Protesters hold banners outside the office of the United Nations High Commissioner for Refugees in Rangoon on Aug 3, 2012.
Burmese Vice-President Sai Mauk Kham traveled to the predominantly Muslim township of Maungdaw in northern Arakan State on Friday amid growing international criticism of the government’s handling of recent communal conflicts between Arakanese Buddhists and Muslim Rohingyas.
The purpose of the trip is to assess the situation in the area two months after the worst violence in decades broke out there in early June, according to Win Myaing, a spokesperson for the Arakan State government.
During the two-day trip, the vice-president and government ministers will observe conditions at camps set up for the tens of thousands of people from both communities who were displaced by the riots. In addition to Maungdaw, they are expected to visited Kyaukphyu and the state capital Sittwe.
The visit comes as international rights groups and foreign governments, especially in Muslim countries, have accused the government of siding with Buddhists in the clashes. Earlier this week, US-based Human Rights Watch released a report alleging that government troops targeted Rohingyas during the crackdown on the violence.
In a statement released on July 27, UN High Commissioner for Human Rights Navi Pillay also claimed that Muslim communities in Arakan State were being targeted by security forces.
However, the state government denied these charges, insisting that there was no discrimination against the Rohingya, a Muslim minority of about 800,000 people living mostly in townships near the Bangladeshi border.
“If they [foreign critics] come here, they will see that we have treated everyone equally,” said Win Myaing, adding that the state government plans to propose “security measures” to address the accusations during the vice-president’s visit.
While groups such as Amnesty International have said that hundreds of Rohingyas have been killed, raped, beaten and arbitrarily arrested since Burma declared a state of emergency in Arakan State in June, official figures put the number of casualties on both sides at 77 dead and 109 injured.

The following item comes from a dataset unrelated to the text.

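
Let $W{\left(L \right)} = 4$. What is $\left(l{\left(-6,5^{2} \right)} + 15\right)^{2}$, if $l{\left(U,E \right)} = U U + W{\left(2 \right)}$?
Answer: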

In addition, 4,822 houses, 17 mosques, 15 monasteries and three schools were destroyed, according to figures released by the government. In a report on Monday, the state-run New Light of Myanmarsaid that some 14,328 Arakanese Buddhists and 30,740 Rohingya Muslims have been affected and are currently living in 89 temporary camps.
Meanwhile, some Arakanese have complained that the international community has been one-sided in its expressions of concern. They noted, for instance, that during his visit to Maungdaw and Buthidaung townships on Tuesday, UN human rights envoy Tomas Ojea Quintana spoke only to Rohingyas who had been displaced by the conflict.
“It isn’t fair to focus only on the suffering of one side,” said Ven Manisara, a Buddhist abbot who heads a local aid group in Maungdaw. “Our people have also suffered a lot.”
This perceived imbalance—and deep-seated resentment of the Rohingya, who are seen by many in Arakan State as interlopers from neighboring Bangladesh—has been a boon to the government of President Thein Sein, who last month rejected international calls to accept the Rohingya as citizens.
At a protest in front of the office of the United Nations High Commissioner for Refugees in Rangoon on Friday, demonstrators held banners supporting Thein Sein’s refusal to recognize the Rohingya as one of the country’s ethnic groups.
Meanwhile, Sai Mauk Kham’s visit to Arakan State comes as Bangladesh, which has refused to allow a fresh influx of Rohingyas into the country in the wake of the recent violence, has ordered international charities to stop providing aid to those who make it across the border.
Three aid groups—France’s Medecins sans Frontieres and Action Contre la Faim and Britain’s Muslim Aid UK—have been told to suspend their services in Cox’s Bazar District bordering Burma.